Automatic essay scoring using BERT embeddings
You can install the dependencies using Poetry:
$ poetry install
Or else use the Docker image / Dockerfile
. The Docker image has been tested
mainly under Singularity.
Input data is a JSON array of objects [{...}, {...}] with one object per essay. It should have at least the keys:
- "essay": an array of strings for each line of the essay e.g. ["Lorem ipsum --", "dolar"]
- "lab_grade": the grade as an string e.g. "3"
You can run the Snakefile with Snakemake.
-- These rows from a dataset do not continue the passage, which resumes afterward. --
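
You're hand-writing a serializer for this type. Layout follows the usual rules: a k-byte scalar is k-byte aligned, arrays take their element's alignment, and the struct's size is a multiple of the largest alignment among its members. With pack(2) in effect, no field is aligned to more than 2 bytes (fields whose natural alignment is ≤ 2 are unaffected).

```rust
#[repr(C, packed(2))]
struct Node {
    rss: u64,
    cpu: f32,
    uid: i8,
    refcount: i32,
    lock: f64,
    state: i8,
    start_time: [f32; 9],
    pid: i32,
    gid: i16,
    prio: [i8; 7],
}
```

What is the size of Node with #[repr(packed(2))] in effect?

@0: rss [8B, align 2] → 8
@8: cpu [4B, align 2] → 12
@12: uid [1B, align 1] → 13
+1 pad (align 2)
@14: refcount [4B, align 2] → 18
@18: lock [8B, align 2] → 26
@26: state [1B, align 1] → 27
+1 pad (align 2)
@28: start_time [36B, align 2] → 64
@64: pid [4B, align 2] → 68
@68: gid [2B, align 2] → 70
@70: prio [7B, align 1] → 77
+1 tail pad (align 2)
size 78, align 2

78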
It should work locally with:
$ snakemake all -C RAW_DATASETS=/path/to/raw_datasets/
If using SLURM+Singulairty you can use
singslurm2. You will need to make
a configuration for your cluster clusc.json
and then run:
CLUSTER_CONFIG=`pwd`/clusc.json \
SIF_PATH=/path/to/my.sif \
SNAKEFILE=/finnessayscore/workflow/Snakefile \
RESTART_TIMES=0 \
$SINGSLURM2/entrypoint.sh \
--use-singularity \
--singularity-args '"--nv"' \
all \
-C RAW_DATASETS=/path/to/raw_datasets/
Convert TKP2 exam data to the JSON format by using:
$ python -m finnessayscore.process_tkp tkp.xls tkp.json
Some models need parsed data. In this case, further preprocessing should be done like so:
$ python -m finnessayscore.parse example.json example_parse.json
You will need to provide the grading scale of your dataset as a pickle file.
You can generate some standard grading scales with
finnessayscore.mk_grade_pickle
e.g. for the TKP2 20-point scale:
$ python -m finnessayscore.mk_grade_pickle outof20 outof20.pkl
Training:
$ python -m finnessayscore.train \
--epochs 1 \
--batch_size=5 \
--model_type whole_essay \
--data_dir /path/to/datadir
A confusion matrix and scores on the validation set are printed at the end of training.
Results on tensorboard
$ tensorboard --logdir lightning_logs/ --port <port_number>
Getting explanation jsons using for example TKP2 dataset:
$ python -m finnessayscore.explain.explain_trunc \
--gpu \
--model_type pedantic_trunc_essay_ord \
--class_nums /path/to/outof20.pkl \
--load_checkpoint /path/to/out/checkpoint.ckpt \
--data_dir /path/to/tkp2_exam.json
If you want you can use --exclude_upos
to give parts of speech to put in the
reference/ignore in LIG. Commonly this would be PUNC. In this case you must
give a data_dir which has info from the dependency parser in it.
You can then view them by modifying the explain-trunc.ipynb
Jupyter notebook.